Palm-tree optimism colors nearly every story written from spring-training camps throughout major-league baseball. Nothing inappropriate about that. Every young ballplayer deserves to have the skills that gave him a shot at the big leagues highlighted. After all, he hasn’t lost a single game.

The same goes for college football squads sweating through summer camps. No point in doubting that a returning player has taken the proper steps to improve, unless coaches or teammates hint he has not. No reason to dispute a newcomer deserved the scholarship he was granted before seeing him play a single snap.

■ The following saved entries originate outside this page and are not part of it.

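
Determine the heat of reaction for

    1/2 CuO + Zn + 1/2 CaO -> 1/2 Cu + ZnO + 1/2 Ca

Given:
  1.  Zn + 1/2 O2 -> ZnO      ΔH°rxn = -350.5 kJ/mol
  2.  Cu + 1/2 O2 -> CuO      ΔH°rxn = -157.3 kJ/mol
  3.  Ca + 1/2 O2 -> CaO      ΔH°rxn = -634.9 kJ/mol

ΔH°rxn = 45.6 kJ/mol

eq. 1 as written (ZnO already on the product side): -350.5 kJ/mol
eq. 2 reversed and × 1/2 (reverse to put CuO on the reactant side; scale by 1/2 for the 1/2 CuO): (-1/2)·(-157.3) = +78.65 kJ/mol
eq. 3 reversed and × 1/2 (reverse to put CaO on the reactant side; ×1/2 to match 1/2 CaO in the target): (-1/2)·(-634.9) = +317.45 kJ/mol
ΔH°rxn = (1)·(-350.5) + (-1/2)·(-157.3) + (-1/2)·(-634.9) = 45.6 kJ/mol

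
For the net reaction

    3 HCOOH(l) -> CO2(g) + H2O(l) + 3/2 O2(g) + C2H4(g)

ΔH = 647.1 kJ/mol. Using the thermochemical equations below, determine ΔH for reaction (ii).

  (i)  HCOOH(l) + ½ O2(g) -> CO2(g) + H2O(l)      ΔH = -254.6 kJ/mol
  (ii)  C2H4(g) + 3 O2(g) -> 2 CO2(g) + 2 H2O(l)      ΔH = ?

ΔH = -1410.9 kJ/mol

(i) × 3 (×3 to match 3 HCOOH(l) in the target): (3)·(-254.6) = -763.8 kJ/mol
(ii) reversed (C2H4(g) must end up as a product): contributes −x
+647.1 = (-763.8) − x
x = (+647.1 − (-763.8)) / (-1) = -1410.9 kJ/mol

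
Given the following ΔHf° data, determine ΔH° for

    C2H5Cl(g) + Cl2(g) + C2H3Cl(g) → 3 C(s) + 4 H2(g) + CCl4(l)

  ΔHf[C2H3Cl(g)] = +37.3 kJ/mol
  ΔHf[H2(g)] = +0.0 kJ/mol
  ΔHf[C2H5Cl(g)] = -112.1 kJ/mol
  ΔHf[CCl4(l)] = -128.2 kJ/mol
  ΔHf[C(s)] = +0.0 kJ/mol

Products: 3·(+0.0) + 4·(+0.0) + 1·(-128.2) = -128.2
Reactants: 1·(-112.1) + 1·(+0.0) + 1·(+37.3) = -74.8
ΔH° = (-128.2) − (-74.8) = -53.4 kJ/mol

ΔH° = -53.4 kJ/mol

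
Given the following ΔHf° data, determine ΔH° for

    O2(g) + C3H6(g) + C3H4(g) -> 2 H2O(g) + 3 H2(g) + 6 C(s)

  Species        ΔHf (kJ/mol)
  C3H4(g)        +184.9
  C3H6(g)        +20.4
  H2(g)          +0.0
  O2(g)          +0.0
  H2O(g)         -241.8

ΔH° = -688.9 kJ/mol

ΔH°rxn = Σ nΔHf°(products) − Σ nΔHf°(reactants).
Products: 2·(-241.8) + 3·(+0.0) + 6·(+0.0) = -483.6
Reactants: 1·(+0.0) + 1·(+20.4) + 1·(+184.9) = +205.3
ΔH° = (-483.6) − (+205.3) = -688.9 kJ/mol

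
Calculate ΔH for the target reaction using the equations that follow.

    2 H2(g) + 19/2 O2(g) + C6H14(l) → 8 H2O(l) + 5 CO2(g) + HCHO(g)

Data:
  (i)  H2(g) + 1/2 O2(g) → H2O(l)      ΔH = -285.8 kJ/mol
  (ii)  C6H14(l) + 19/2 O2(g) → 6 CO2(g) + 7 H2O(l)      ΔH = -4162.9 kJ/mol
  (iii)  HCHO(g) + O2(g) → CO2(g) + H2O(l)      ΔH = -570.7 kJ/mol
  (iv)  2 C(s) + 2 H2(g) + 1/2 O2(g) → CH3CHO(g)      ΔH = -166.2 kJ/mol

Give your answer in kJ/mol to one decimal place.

ΔH = -4163.8 kJ/mol

(i) × 2: (2)·(-285.8) = -571.6 kJ/mol
(ii) as written (C6H14(l) already on the reactant side): -4162.9 kJ/mol
(iii) reversed (HCHO(g) must end up as a product): +570.7 kJ/mol
(iv): not needed (C(s) appears nowhere else).
Summing the manipulated equations, ΔH = (-571.6) + (-4162.9) + (+570.7) = -4163.8 kJ/mol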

All we can do, as reporters of a team coming off a 3-9 season that featured an embarrassing loss to Div. I-AA North Dakota State, was on the wrong end of three consecutive mega-blowouts and gradually became more competitive before dropping a stink-bomb in Arrowhead Stadium against despised rival Missouri, is to try to find out what teammates and coaches think of various players.

Naturally, they’ll paint a positive picture, which leads to skeptical Kansas University football fans often asking me, “Are they really going to be as good as you guys are telling us they’re going to be?”

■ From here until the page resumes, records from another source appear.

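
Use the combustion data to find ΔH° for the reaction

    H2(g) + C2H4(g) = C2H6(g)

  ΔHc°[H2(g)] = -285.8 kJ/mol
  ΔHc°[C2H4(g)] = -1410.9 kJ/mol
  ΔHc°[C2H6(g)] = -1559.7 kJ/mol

With combustion enthalpies, reactants minus products:
= [1·(-285.8) + 1·(-1410.9)] − [1·(-1559.7)]
= -137.0 kJ/mol

ΔH° = -137.0 kJ/mol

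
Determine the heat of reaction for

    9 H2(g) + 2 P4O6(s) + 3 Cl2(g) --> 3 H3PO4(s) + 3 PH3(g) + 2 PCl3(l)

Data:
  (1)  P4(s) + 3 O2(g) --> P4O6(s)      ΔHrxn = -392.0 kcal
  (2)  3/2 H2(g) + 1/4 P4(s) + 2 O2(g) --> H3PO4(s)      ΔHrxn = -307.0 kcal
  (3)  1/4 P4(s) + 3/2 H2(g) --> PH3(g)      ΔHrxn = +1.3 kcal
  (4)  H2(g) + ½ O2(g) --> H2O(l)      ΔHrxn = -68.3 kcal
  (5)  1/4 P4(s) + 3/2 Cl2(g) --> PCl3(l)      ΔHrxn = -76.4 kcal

ΔHrxn = -285.9 kcal

(1) reversed and × 2: (-2)·(-392.0) = +784.0 kcal
(2) × 3: (3)·(-307.0) = -921.0 kcal
(3) × 3: (3)·(+1.3) = +3.9 kcal
(4): not needed.
(5) × 2: (2)·(-76.4) = -152.8 kcal
By Hess's law, ΔHrxn = (+784.0) + (-921.0) + (+3.9) + (-152.8) = -285.9 kcal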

Oops. Didn’t mean to mislead anybody. It’s just that time of year. When a team hasn’t lost a game and we haven’t had access to view a single practice or scrimmage, why go negative? Accentuate the positive and still try to bring a dose of reality to the situation.

The reality: The roster is faster than it was a year ago, which should eliminate the embarrassing look of some of the blowouts. The team is extremely young, and teenagers tend not to win very many games. On paper, the defensive line shapes up as the weakest in the Big 12, the linebackers are quick, but not particularly big, and the secondary looks strong.

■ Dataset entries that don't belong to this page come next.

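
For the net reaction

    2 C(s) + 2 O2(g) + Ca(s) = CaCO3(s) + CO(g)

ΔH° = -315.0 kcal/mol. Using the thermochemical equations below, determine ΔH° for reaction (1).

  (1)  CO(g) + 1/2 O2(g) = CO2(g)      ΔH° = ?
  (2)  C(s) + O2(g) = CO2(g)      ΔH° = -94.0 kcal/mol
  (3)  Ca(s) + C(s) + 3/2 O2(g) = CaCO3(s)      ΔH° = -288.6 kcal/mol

(1) reversed (reverse to put CO(g) on the product side): contributes −x
(2) as written: -94.0 kcal/mol
(3) as written (CaCO3(s) already on the product side): -288.6 kcal/mol
-315.0 = (-94.0) + (-288.6) − x
x = (-315.0 − (-382.6)) / (-1) = -67.6 kcal/mol

ΔH° = -67.6 kcal/mol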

Offensively, the line should be considerably better than last year, when it was particularly porous. The receivers? They’ll block better because if you don’t block for David Beaty, you don’t play. Get the ball to D.J. Beshears or Daymond Patterson in space and good things could happen. Beyond them, so little experience from the unit makes it tough to draw any conclusions.

Look for quarterback Jordan Webb to perform better with added protection and the wisdom not to try to hit the home run when working a walk is the right play. When Webb’s missing the mark, no reason Quinn Mecham can’t come out of the bullpen. Like a zone-buster in basketball, a pool player who has worked up a good hatred for his cocky opponent and a hitter who can’t make an out in baseball, Mecham has the look of a guy who sees everything in slow motion when he gets a hot hand.

The run game should improve with the wide variety of complements to James Sims.

The speedy Tony Pierson, slithery, make-’em miss Darrian Miller, big-and-fast Brandon Bourbon and rugged fullback Nick Sizemore supply KU offensive coordinator Chuck Long more options than he had last season.

The special teams can’t be any worse.

So what might it all mean? That Kansas will be a better 3-9 team in 2011 than it was in 2010.